Glyphosat-Zulassung - Pascal Arimont: „Das zeugt von Mangel an Verantwortungsbewusstsein“
Brüssel, 28.11.2017. Zu der gestern gefassten Entscheidung der EU-Mitgliedstaaten, das Herbizid Glyphosat für weitere fünf Jahre ohne endgültiges Auslaufen auf dem europäischen Markt zuzulassen, erklärt der ostbelgische EU-Abgeordnete Pascal Arimont (CSP-EVP): „Mir ist völlig unverständlich, wie die 18 zustimmenden Mitgliedstaaten den im Oktober verabschiedeten Einspruch des Europäischen Parlaments einfach ignorieren konnten. Darin sprach sich das Parlament für ein endgültiges Auslaufen der Zulassung von Glyphosat aus. Die Mitgliedstaaten lassen die Türe nun für eine weitere Zulassung nach 2022 offen. Das ist inakzeptabel. Die Entscheidung der Mitgliedstaaten verachtet zudem die Bedenken der mehr als 1,3 Millionen EU-Bürger, die in einer angenommenen Europäischen Bürgerinitiative ein Glyphosat-Verbot forderten. Bürgerbeteiligung? Von wegen“.
„Die erneute Glyphosat-Zulassung setzt sich darüber hinaus über das in den Europäischen Verträgen fest verankerte Vorsorgeprinzip hinweg. Allein schon die widersprüchlichen wissenschaftlichen Studien hinsichtlich der Krebserregung sollten zur Vorsorge mahnen, nicht zu sprechen von den ermittelten Gefahren für Landwirtschaft und Insektenwelt. Dies zeugt mehr von Ignoranz als von kollektivem Verantwortungsbewusstsein“, erklärt Arimont weiter.
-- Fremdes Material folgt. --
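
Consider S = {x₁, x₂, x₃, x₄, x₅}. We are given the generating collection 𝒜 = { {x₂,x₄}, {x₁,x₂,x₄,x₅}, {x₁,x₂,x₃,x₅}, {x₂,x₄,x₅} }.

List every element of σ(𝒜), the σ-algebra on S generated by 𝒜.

|σ(𝒜)| = 32.  σ(𝒜) = { {}, {x₁}, {x₂}, {x₃}, {x₄}, {x₅}, {x₁,x₂}, {x₁,x₃}, {x₁,x₄}, {x₁,x₅}, {x₂,x₃}, {x₂,x₄}, {x₂,x₅}, {x₃,x₄}, {x₃,x₅}, {x₄,x₅}, {x₁,x₂,x₃}, {x₁,x₂,x₄}, {x₁,x₂,x₅}, {x₁,x₃,x₄}, {x₁,x₃,x₅}, {x₁,x₄,x₅}, {x₂,x₃,x₄}, {x₂,x₃,x₅}, {x₂,x₄,x₅}, {x₃,x₄,x₅}, {x₁,x₂,x₃,x₄}, {x₁,x₂,x₃,x₅}, {x₁,x₂,x₄,x₅}, {x₁,x₃,x₄,x₅}, {x₂,x₃,x₄,x₅}, S }

Derivation:
Take S₀ = 𝒜 ∪ {∅, S} = { {}, {x₂,x₄}, {x₂,x₄,x₅}, {x₁,x₂,x₃,x₅}, {x₁,x₂,x₄,x₅}, S }.
Round 1: +4 →
  {x₃}  = {x₁,x₂,x₄,x₅}ᶜ
  {x₄}  = {x₁,x₂,x₃,x₅}ᶜ
  {x₁,x₃}  = {x₂,x₄,x₅}ᶜ
  {x₁,x₃,x₅}  = {x₂,x₄}ᶜ
  (now 10)
Round 2 adds 6:
  {x₃,x₄}  = {x₃} ∪ {x₄}
  {x₁,x₃,x₄}  = {x₁,x₃} ∪ {x₄}
  {x₂,x₃,x₄}  = {x₃} ∪ {x₂,x₄}
  {x₁,x₂,x₃,x₄}  = {x₁,x₃} ∪ {x₂,x₄}
  {x₁,x₃,x₄,x₅}  = {x₁,x₃,x₅} ∪ {x₄}
  {x₂,x₃,x₄,x₅}  = {x₃} ∪ {x₂,x₄,x₅}
  (now 16)
Round 3: +6 →
  {x₁}  = {x₂,x₃,x₄,x₅}ᶜ
  {x₂}  = {x₁,x₃,x₄,x₅}ᶜ
  {x₅}  = {x₁,x₂,x₃,x₄}ᶜ
  {x₁,x₅}  = {x₂,x₃,x₄}ᶜ
  {x₂,x₅}  = {x₁,x₃,x₄}ᶜ
  {x₁,x₂,x₅}  = {x₃,x₄}ᶜ
  (now 22)
Round 4: +10 →
  {x₁,x₂}  = {x₂} ∪ {x₁}
  {x₁,x₄}  = {x₄} ∪ {x₁}
  {x₂,x₃}  = {x₂} ∪ {x₃}
  {x₃,x₅}  = {x₅} ∪ {x₃}
  {x₄,x₅}  = {x₅} ∪ {x₄}
  {x₁,x₂,x₃}  = {x₂} ∪ {x₁,x₃}
  {x₁,x₂,x₄}  = {x₂,x₄} ∪ {x₁}
  {x₁,x₄,x₅}  = {x₁,x₅} ∪ {x₄}
  {x₂,x₃,x₅}  = {x₂,x₅} ∪ {x₃}
  {x₃,x₄,x₅}  = {x₃,x₄} ∪ {x₅}
  (now 32)
Round 5: closed — nothing new.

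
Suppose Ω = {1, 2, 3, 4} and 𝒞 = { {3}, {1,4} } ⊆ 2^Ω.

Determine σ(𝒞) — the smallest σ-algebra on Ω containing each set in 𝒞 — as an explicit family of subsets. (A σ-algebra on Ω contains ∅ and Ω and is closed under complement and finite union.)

σ(𝒞) (8 sets): { {}, {2}, {3}, {1,4}, {2,3}, {1,2,4}, {1,3,4}, Ω }

Check:
Take S₀ = 𝒞 ∪ {∅, Ω} = { {}, {3}, {1,4}, Ω }.
Step 1 (3 new):
  {2,3}  = Ω∖{1,4}
  {1,2,4}  = Ω∖{3}
  {1,3,4}  = {3} ∪ {1,4}
  [7 total]
Step 2 adds 1:
  {2}  = Ω∖{1,3,4}
  [8 total]
After Step 3 the family is unchanged; done.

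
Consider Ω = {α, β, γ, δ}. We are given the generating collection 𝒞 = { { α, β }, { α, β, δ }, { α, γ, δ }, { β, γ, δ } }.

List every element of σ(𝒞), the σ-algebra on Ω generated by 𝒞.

Answer: σ(𝒞) = { ∅, { α }, { β }, { γ }, { δ }, { α, β }, { α, γ }, { α, δ }, { β, γ }, { β, δ }, { γ, δ }, { α, β, γ }, { α, β, δ }, { α, γ, δ }, { β, γ, δ }, Ω }

Working:
Take S₀ = 𝒞 ∪ {∅, Ω} = { ∅, { α, β }, { α, β, δ }, { α, γ, δ }, { β, γ, δ }, Ω }.
Pass 1 (4 new):
  { α }  = Ω∖{ β, γ, δ }
  { β }  = Ω∖{ α, γ, δ }
  { γ }  = Ω∖{ α, β, δ }
  { γ, δ }  = Ω∖{ α, β }
  — 10 sets.
Pass 2: +3 →
  { α, γ }  = { γ } ∪ { α }
  { β, γ }  = { β } ∪ { γ }
  { α, β, γ }  = { α, β } ∪ { γ }
  — 13 sets.
Pass 3: +3 →
  { δ }  = Ω∖{ α, β, γ }
  { α, δ }  = Ω∖{ β, γ }
  { β, δ }  = Ω∖{ α, γ }
  — 16 sets.
Pass 4: closed — nothing new.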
„Die Chemieindustrie wird nun nicht dazu gezwungen, auf gesundheitsverträgliche Alternativen zu setzen. Schließlich ist Glyphosat der in der Landwirtschaft am häufigsten genutzte Herbizid-Wirkstoff – eben auch weil es effektiv und günstig zugleich ist. Den Landwirten muss für die Zukunft eine mögliche Palette an Alternativen an die Hand gegeben werden. Ein klares Enddatum hätte dazu beigetragen, Finanzierungen für Forschung und Innovationen in Bezug auf kosteneffiziente Lösungen im Bereich der Erzeugnisse zur Schädlingsbekämpfung deutlich zu steigern. Das wird ohne den nötigen Druck nun wohl ausbleiben“, befürchtet der ostbelgische Abgeordnete. „Eine weitere Duldung von Glyphosat birgt jetzt langfristig sogar die zusätzliche Gefahr, dass sich auch die glyphosatresistenten genmodifizierten Saatgüter von Monsanto in Europa etablieren können. Wollen wir das? Ich glaube nicht!“, so Arimont.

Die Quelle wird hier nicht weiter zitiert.